6) Determine the flange moment at gasket seating condition. Flange load:
H_{ G }=W_{ a }-H=706,176-75,368=630,808Lever arm:
h_{ G }^{\prime \prime}=\frac{h_{ G } h_{ G }^{\prime}}{h_{ G }+h_{ G }^{\prime}}=\frac{(2.5915)(1.0272)}{(2.5915)+(1.0272)}= 0.7356in.
Flange moment:
M_{ g }=H_{ G } h_{ G }^{\prime \prime} = (630,808)(0.7356) = 464,022.
All flange geometry constants are the same as those mentioned in Example 10.9.

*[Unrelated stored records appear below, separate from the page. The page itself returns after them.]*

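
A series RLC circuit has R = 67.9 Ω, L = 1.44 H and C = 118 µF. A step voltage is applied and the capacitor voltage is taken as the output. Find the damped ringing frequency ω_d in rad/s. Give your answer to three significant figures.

For a series RLC circuit (capacitor voltage as output), ω_n = 1/√(LC) = 1/√(1.44 H · 118 µF) = 76.7 rad/s.
ζ = (R/2)·√(C/L) = (67.9/2)·√(118 µF/1.44 H) = 0.307.
ω_d = 76.7·√(1 − 0.307²) = 73.0 rad/s.

ω_d ≈ 73.0 rad/s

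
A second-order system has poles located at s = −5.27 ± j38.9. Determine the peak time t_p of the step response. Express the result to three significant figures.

t_p ≈ 0.0808 s

t_p = π/ω_d with ω_d = 38.9 (the imaginary part), so t_p = 0.0808 s.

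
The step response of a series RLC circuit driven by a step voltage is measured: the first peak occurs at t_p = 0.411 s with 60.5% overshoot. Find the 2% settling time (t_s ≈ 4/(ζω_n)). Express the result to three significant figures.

t_s ≈ 3.27 s

ζ from %OS: ζ = |ln 0.605|/√(π²+ln²0.605) = 0.158.
From t_p = π/ω_d, ω_d = π/0.411 = 7.64 rad/s, so ω_n = ω_d/√(1−ζ²) = 7.74 rad/s.
t_s ≈ 4/(ζω_n) = 4/(0.158·7.74) = 3.27 s.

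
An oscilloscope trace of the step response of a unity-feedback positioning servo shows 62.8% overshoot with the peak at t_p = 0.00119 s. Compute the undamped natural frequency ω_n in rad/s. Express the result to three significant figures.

From the overshoot, ζ = −ln(OS)/√(π²+ln²(OS)) = 0.146.
t_p = π/ω_d ⇒ ω_d = 2640 rad/s; then ω_n = ω_d/√(1−ζ²) = 2670 rad/s.

ω_n ≈ 2670 rad/s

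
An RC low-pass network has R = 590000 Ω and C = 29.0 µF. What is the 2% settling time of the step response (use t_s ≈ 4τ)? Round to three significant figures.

t_s ≈ 68.4 s

τ = RC = 590000 × 29.0 µF = 17.1 s.
t_s ≈ 4τ = 68.4 s.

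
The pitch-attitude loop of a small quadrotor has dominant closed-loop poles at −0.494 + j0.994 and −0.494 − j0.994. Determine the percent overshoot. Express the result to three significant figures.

With σ = 0.494, ω_d = 0.994: ω_n = √(σ²+ω_d²) = 1.11 rad/s, ζ = σ/ω_n = 0.445.
Overshoot: exp(−π·0.445/√(1−0.445²)) = 0.210, i.e. 21.0%.

%OS ≈ 21.0%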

7) Calculate the flange stresses. Assume flange thickness t =2.03 in. This is set directly from the radial flange stress at the bolt circle, which is
S_{ R }^{ bc }=\frac{6 M_{ g }}{t^{2}(\pi C-N d)}=\frac{6(464,022)}{(2.03)^{2}(22.5 \pi-16 \times 2)}
S_{R}^{b c} = 17,464 psi < 17,500 psi (allowable stress).
Longitudinal hub stress:
L=\frac{t e+1}{T}+\frac{t^{3}}{d} = 1.0021 + 0.0407 = 1.0428
S_{ H }=\frac{f M_{ g }}{L g_{1}^{2} B}=\frac{1(464,022)}{(1.0428)(3.375)^{2}(10.75)}
S_{ H } = 3634 psi < 26,250 psi (allowable stress).
Radial flange stress:
S_{ R }=\frac{\left(\frac{4}{3} t e+1\right) M_{ g }}{L t^{2} B}=\frac{(1.4704)(464,022)}{(1.0428)(2.03)^{2}(10.72)}
S_{ R } = 14,770 psi < 17,500 psi (allowable stress).
Tangential flange stress:
S_{ T }=\frac{Y M_{ g }}{t^{2} B}-Z S_{ R }=\frac{2.29(464,022)}{(2.03)^{2}(10.75)}-(1.39)(14,770)
S_{ T } = 3457 psi < 17,500 psi (allowable stress).